# Hey Rick, this is what one of my mantises thinks of your signature...



## JoeCapricorn (Feb 24, 2010)




----------



## batsofchaos (Feb 24, 2010)

I can't even begin to describe how awesome that is.


----------



## Radek (Feb 24, 2010)

Very funny  Interesting, that it needed 10 attack efforts, before it started to ignore "target".


----------



## kookamonga (Feb 24, 2010)

hehe it got smarter at the end


----------



## Katnapper (Feb 24, 2010)

That is just tooo funny, Joe!




Reminds me of the kitties chasing the mouse or laser light. You know mantids and kitties do have several things in common... maybe that's one of the reasons I like them so much.


----------



## Rick (Feb 25, 2010)

That's great! My cat will sit there and stare at it. Funny how the mantis eventually stopped trying. :lol:


----------



## hogosha (Feb 25, 2010)

Very entertaining experiment! ^_^ 

My cat will also chase the mouse pointer on occasion but that was much more fun to watch.


----------



## PhilinYuma (Feb 25, 2010)

Joe! You may be onto Something Big here! Your mantis was conditioned to avoid the fake prey/non productive stimulus after ten tries. This response is very different from that of a cat that seems never to learn not to chase a lazer pointer dot (play behavior, there, perhaps?).

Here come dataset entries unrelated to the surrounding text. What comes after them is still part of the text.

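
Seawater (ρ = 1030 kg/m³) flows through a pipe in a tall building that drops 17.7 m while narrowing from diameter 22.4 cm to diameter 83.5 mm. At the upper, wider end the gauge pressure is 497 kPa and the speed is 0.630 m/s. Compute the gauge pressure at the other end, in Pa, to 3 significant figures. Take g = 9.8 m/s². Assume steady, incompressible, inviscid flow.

665000 Pa

Continuity gives A₁v₁ = A₂v₂, so v₂ = (394 cm²)/(54.8 cm²) × 0.630 m/s = 4.53 m/s.
Applying Bernoulli between the two ends and solving for P₂: P₂ = P₁ + ½ρ(v₁² − v₂²) − ρgΔh.
P₂ = 497000 + ½·1030·(0.630² − 4.53²) − 1030·9.8·(−17.7) = 497000 + (-10400) − (-179000) = 665000 Pa.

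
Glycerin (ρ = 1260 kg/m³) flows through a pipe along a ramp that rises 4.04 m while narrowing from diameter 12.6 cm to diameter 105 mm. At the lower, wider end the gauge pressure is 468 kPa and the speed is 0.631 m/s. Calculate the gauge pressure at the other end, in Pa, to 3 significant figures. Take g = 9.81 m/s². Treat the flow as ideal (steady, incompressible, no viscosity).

P₂ ≈ 418000 Pa

Mass conservation (A₁v₁ = A₂v₂) gives v₂ = 0.631 × 125/86.6 = 0.909 m/s.
Energy conservation along the streamline gives P₂ = P₁ − ½ρ(v₂² − v₁²) − ρg(h₂ − h₁).
P₂ = 468000 + ½·1260·(0.631² − 0.909²) − 1260·9.81·(+4.04) = 468000 + (-269) − (49900) = 418000 Pa.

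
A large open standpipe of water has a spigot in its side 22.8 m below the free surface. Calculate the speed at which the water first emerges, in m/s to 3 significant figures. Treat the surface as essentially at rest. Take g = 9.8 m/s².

Bernoulli from surface to hole (P equal, v_surface ≈ 0): v = √(2gh) = √(2×9.8×22.8) = 21.1 m/s.

v ≈ 21.1 m/s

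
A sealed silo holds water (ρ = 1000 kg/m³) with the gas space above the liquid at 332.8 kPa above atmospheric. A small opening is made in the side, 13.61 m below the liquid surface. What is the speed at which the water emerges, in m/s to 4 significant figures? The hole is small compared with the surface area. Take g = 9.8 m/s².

Take point 1 at the surface (v₁ ≈ 0) and point 2 at the hole (at atmospheric pressure). Bernoulli: P₁ + ρg h = P_atm + ½ρv₂².
With P₁ − P_atm = 332800 Pa, v₂ = √(2gh + 2ΔP/ρ) = √(2·9.8·13.61 + 2·332800/1000) = 30.53 m/s.

v ≈ 30.53 m/s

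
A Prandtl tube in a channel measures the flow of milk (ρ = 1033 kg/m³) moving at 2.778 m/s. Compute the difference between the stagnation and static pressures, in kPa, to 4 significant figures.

The dynamic pressure equals the rise in static pressure at the stagnation point: ΔP = ½ρv².
ΔP = ½·1033·2.778² = 3986 Pa.

ΔP = 3.986 kPa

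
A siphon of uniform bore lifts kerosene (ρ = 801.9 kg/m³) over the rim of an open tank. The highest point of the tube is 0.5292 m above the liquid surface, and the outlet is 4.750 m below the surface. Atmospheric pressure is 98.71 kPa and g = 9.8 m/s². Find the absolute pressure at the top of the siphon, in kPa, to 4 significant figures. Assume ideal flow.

From the surface to the outlet (both open to atmosphere, surface at rest): v = √(2g·h_out) = √(2·9.8·4.750) = 9.649 m/s.
With constant cross-section the crest speed equals v; applying Bernoulli from the surface up to the crest, P_top = P_atm − ½ρv² − ρg·h_top.
P_top = 98710 − ½·801.9·9.649² − 801.9·9.8·0.5292 = 57220 Pa.

57.22 kPa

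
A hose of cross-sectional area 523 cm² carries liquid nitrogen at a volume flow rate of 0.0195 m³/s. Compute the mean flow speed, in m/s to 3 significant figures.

0.373 m/s

Q = 0.0195 m³/s = 0.0195 m³/s.
v = Q/A = 0.0195 / 0.0523 = 0.373 m/s.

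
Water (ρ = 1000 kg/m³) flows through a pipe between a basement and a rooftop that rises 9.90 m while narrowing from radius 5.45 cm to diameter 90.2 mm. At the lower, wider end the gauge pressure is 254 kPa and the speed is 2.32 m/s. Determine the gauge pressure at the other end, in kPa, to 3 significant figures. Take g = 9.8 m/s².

The volume flow rate is constant, so v₂ = (A₁/A₂)v₁ = (93.3/63.9)·2.32 = 3.39 m/s.
Applying Bernoulli between the two ends and solving for P₂: P₂ = P₁ + ½ρ(v₁² − v₂²) − ρgΔh.
P₂ = 254000 + ½·1000·(2.32² − 3.39²) − 1000·9.8·(+9.90) = 254000 + (-3050) − (97000) = 154000 Pa.

P₂ = 154 kPa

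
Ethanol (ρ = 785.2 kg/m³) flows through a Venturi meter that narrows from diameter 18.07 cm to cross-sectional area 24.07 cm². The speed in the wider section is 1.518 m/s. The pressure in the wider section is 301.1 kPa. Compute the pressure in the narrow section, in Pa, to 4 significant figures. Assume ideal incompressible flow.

199300 Pa

The volume flow rate is constant, so v₂ = (A₁/A₂)v₁ = (256.5/24.07)·1.518 = 16.17 m/s.
Bernoulli (h₁ = h₂): P₁ − P₂ = ½ρ(v₂² − v₁²).
P₂ = P₁ − ½ρ(v₂² − v₁²) = 301100 − ½·785.2·(16.17² − 1.518²) = 301100 − 101800 = 199300 Pa.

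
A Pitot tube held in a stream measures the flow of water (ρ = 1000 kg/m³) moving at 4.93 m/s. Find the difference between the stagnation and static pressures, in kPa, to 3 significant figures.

12.2 kPa

Bernoulli between the free stream and the stagnation point: ½ρv² = P_stag − P_static.
ΔP = ½·1000·4.93² = 12200 Pa.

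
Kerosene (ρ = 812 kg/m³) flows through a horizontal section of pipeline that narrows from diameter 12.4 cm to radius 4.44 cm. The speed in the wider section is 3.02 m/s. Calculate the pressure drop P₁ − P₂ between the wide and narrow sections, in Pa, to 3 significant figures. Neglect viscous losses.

Mass conservation (A₁v₁ = A₂v₂) gives v₂ = 3.02 × 121/61.9 = 5.89 m/s.
The pipe is horizontal, so Bernoulli reduces to P₁ + ½ρv₁² = P₂ + ½ρv₂².
P₁ − P₂ = ½·812·(5.89² − 3.02²) = ½·812·25.6 = 10400 Pa.

ΔP ≈ 10400 Pa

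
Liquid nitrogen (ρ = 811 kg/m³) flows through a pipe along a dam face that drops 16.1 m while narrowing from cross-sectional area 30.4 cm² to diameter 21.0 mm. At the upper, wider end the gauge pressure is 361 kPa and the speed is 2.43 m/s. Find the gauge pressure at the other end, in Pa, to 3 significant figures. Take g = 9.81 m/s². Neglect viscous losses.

Mass conservation (A₁v₁ = A₂v₂) gives v₂ = 2.43 × 30.4/3.46 = 21.3 m/s.
Bernoulli: P₁ + ½ρv₁² + ρg h₁ = P₂ + ½ρv₂² + ρg h₂, so P₂ = P₁ + ½ρ(v₁² − v₂²) − ρg(h₂ − h₁).
P₂ = 361000 + ½·811·(2.43² − 21.3²) − 811·9.81·(−16.1) = 361000 + (-182000) − (-128000) = 307000 Pa.

P₂ ≈ 307000 Pa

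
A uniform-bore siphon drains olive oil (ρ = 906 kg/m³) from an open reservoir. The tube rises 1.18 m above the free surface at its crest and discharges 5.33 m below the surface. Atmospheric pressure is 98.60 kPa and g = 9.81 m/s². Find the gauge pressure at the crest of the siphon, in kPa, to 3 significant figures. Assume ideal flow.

P_gauge ≈ -57.9 kPa

The outlet speed comes from Torricelli: v = √(2g·5.33) = 10.2 m/s.
With constant cross-section the crest speed equals v; applying Bernoulli from the surface up to the crest, P_top = P_atm − ½ρv² − ρg·h_top.
P_top = 98600 − ½·906·10.2² − 906·9.81·1.18 = 40700 Pa. So P_gauge = P_top − P_atm = -57900 Pa.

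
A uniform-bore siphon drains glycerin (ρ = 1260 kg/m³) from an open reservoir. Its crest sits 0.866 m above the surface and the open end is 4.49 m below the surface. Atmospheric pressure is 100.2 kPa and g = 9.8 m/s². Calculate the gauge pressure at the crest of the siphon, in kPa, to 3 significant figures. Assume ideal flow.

P_gauge ≈ -66.1 kPa

The outlet speed comes from Torricelli: v = √(2g·4.49) = 9.38 m/s.
With constant cross-section the crest speed equals v; applying Bernoulli from the surface up to the crest, P_top = P_atm − ½ρv² − ρg·h_top.
P_top = 100200 − ½·1260·9.38² − 1260·9.8·0.866 = 34100 Pa. So P_gauge = P_top − P_atm = -66100 Pa.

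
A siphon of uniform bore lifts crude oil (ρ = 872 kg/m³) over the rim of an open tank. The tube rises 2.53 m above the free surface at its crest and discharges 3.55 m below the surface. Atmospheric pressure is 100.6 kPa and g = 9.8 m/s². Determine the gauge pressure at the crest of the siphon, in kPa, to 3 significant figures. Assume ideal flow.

The outlet speed comes from Torricelli: v = √(2g·3.55) = 8.34 m/s.
With constant cross-section the crest speed equals v; applying Bernoulli from the surface up to the crest, P_top = P_atm − ½ρv² − ρg·h_top.
P_top = 100600 − ½·872·8.34² − 872·9.8·2.53 = 48600 Pa. So P_gauge = P_top − P_atm = -52000 Pa.

P_gauge ≈ -52.0 kPa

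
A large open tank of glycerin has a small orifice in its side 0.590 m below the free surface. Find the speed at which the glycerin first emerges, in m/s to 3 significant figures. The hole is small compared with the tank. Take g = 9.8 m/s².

v ≈ 3.40 m/s

Bernoulli from surface to hole (P equal, v_surface ≈ 0): v = √(2gh) = √(2×9.8×0.590) = 3.40 m/s.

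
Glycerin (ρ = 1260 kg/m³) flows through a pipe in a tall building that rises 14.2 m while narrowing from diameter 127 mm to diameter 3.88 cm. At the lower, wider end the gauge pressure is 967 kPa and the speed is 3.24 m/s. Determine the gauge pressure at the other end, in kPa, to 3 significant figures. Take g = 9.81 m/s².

Continuity gives A₁v₁ = A₂v₂, so v₂ = (127 cm²)/(11.8 cm²) × 3.24 m/s = 34.7 m/s.
Applying Bernoulli between the two ends and solving for P₂: P₂ = P₁ + ½ρ(v₁² − v₂²) − ρgΔh.
P₂ = 967000 + ½·1260·(3.24² − 34.7²) − 1260·9.81·(+14.2) = 967000 + (-753000) − (176000) = 39000 Pa.

P₂ ≈ 39.0 kPa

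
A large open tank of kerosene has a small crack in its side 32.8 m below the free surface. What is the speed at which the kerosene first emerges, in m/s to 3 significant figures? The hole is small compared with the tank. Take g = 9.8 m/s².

The surface is effectively still and both ends are open, so ½v² = gh and v = √(2·9.8·32.8) = 25.4 m/s.

v = 25.4 m/s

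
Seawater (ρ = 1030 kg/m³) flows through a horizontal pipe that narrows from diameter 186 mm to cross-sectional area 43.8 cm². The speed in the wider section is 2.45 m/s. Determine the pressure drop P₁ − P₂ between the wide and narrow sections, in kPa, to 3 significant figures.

116 kPa

Mass conservation (A₁v₁ = A₂v₂) gives v₂ = 2.45 × 272/43.8 = 15.2 m/s.
The pipe is horizontal, so Bernoulli reduces to P₁ + ½ρv₁² = P₂ + ½ρv₂².
P₁ − P₂ = ½·1030·(15.2² − 2.45²) = ½·1030·225 = 116000 Pa.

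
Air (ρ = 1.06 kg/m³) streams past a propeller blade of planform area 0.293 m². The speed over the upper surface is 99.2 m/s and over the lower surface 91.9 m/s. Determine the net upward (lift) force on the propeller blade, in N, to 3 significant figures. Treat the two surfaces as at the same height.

With equal heights on the two surfaces, Bernoulli gives P_lower − P_upper = ½ρ(v_upper² − v_lower²).
ΔP = ½·1.06·(99.2² − 91.9²) = 739 Pa.
Lift = ΔP · A = 739 × 0.293 = 217 N.

F ≈ 217 N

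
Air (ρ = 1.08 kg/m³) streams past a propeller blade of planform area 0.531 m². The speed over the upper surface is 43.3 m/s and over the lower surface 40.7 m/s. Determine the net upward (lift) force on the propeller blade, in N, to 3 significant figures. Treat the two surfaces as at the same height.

From P + ½ρv² = const at equal height, P_low − P_up = ½ρ(v_up² − v_low²).
ΔP = ½·1.08·(43.3² − 40.7²) = 118 Pa.
Lift = ΔP · A = 118 × 0.531 = 62.6 N.

62.6 N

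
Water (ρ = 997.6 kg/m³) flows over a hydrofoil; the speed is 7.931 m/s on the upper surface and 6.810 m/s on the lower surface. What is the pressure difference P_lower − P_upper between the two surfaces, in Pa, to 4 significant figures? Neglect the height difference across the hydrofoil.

ΔP = 8243 Pa

With negligible Δh, P + ½ρv² is constant, so P_low − P_up = ½ρ(v_up² − v_low²).
ΔP = ½·997.6·(7.931² − 6.810²) = 8243 Pa.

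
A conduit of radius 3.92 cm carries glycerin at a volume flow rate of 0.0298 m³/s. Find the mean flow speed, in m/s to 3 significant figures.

v = 6.17 m/s

Q = 0.0298 m³/s = 0.0298 m³/s.
v = Q/A = 0.0298 / 0.00483 = 6.17 m/s.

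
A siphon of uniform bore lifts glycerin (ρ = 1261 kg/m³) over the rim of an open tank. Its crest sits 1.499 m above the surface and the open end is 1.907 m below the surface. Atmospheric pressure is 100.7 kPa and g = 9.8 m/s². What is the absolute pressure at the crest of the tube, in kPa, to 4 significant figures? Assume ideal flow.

The outlet speed comes from Torricelli: v = √(2g·1.907) = 6.114 m/s.
Continuity keeps v the same throughout the tube; from surface to crest, P_atm + 0 = P_top + ½ρv² + ρg·h_top.
P_top = 100700 − ½·1261·6.114² − 1261·9.8·1.499 = 58610 Pa.

P_top ≈ 58.61 kPa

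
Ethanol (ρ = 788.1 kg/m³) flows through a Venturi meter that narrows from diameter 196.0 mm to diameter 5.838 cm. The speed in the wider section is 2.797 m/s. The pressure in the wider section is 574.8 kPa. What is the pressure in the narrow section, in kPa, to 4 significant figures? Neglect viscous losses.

The volume flow rate is constant, so v₂ = (A₁/A₂)v₁ = (301.7/26.77)·2.797 = 31.53 m/s.
Bernoulli (h₁ = h₂): P₁ − P₂ = ½ρ(v₂² − v₁²).
P₂ = P₁ − ½ρ(v₂² − v₁²) = 574800 − ½·788.1·(31.53² − 2.797²) = 574800 − 388600 = 186200 Pa.

P₂ ≈ 186.2 kPa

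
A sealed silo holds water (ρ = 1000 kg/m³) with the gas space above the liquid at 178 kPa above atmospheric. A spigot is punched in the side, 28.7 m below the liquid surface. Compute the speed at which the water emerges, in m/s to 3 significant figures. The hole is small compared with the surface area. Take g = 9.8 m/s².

Take point 1 at the surface (v₁ ≈ 0) and point 2 at the hole (at atmospheric pressure). Bernoulli: P₁ + ρg h = P_atm + ½ρv₂².
With P₁ − P_atm = 178000 Pa, v₂ = √(2gh + 2ΔP/ρ) = √(2·9.8·28.7 + 2·178000/1000) = 30.3 m/s.

v ≈ 30.3 m/s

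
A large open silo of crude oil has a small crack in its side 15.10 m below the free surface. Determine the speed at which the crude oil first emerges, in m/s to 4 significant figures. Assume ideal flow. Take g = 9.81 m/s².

Bernoulli from surface to hole (P equal, v_surface ≈ 0): v = √(2gh) = √(2×9.81×15.10) = 17.21 m/s.

17.21 m/s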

My guess is that when you repeat the experiment today, you will get the same response; the avoidant behavior will have been extinguished (he will have forgotten what he learned, just like I do!) over time. Now, this response stands in marked contrast to insects' and other predators' response to prey with aposematic coloration (red/yellow/ black, usually, like wasps and stinkbugs). There, the predator is believed to associate the distinctive coloration, after very few trials, with an offensive taste and leave all such prey alone in the future. This protection also extends to offensive tasting and pleasant tasting insects with similar color patterns (Mullerian and Batesian mimicry). So why the difference in learning time? I suspect that it represents the difference between a mildly negative stimulus (failure) and a strongly negative one (bad taste), but it might be that the reaction of insect predators to aposematically colored insects has been poorly studied (I am aware of one sadly flawed experiment from CA that any experienced mantis keeper would recognize).

When you have done all your tests with your mantis and the current learning situation, I wonder if you would be so good as to increase the negative/ avoidant stimulus, using the same subject. Set up a source of DC with a rheostat and try giving your mantis a tiny electric shock, nothing serious, just enough to agitate his antennae or tickle his tergites,* and apply it every time that he strikes at Rick's bug. I am guessing that he will learn much more quickly and that the conditioned behavior will not be extinguished over time. His avoidance of the harmless object after conditioning will also support Batesian theory.

I hope that you are as excited about this as I! I look forward to hearing your experimental results.

*If you hear a sizzling noise and the mantis stops moving, you have probably overdone things a bit. Try starting from the _low_ end of the range and slowly increasing the power.


----------



## JoeCapricorn (Feb 25, 2010)

PhilinYuma said:


> Set up a source of DC with a rheostat and try giving your mantis a tiny electric shock


Absolutely not!  

First, simply because I don't know how to do it. Second, it's mean. Third, what's a rheostat? Fourth, if my mantis then associates all black crawly things as "bad" they might never eat fruit flies again!


----------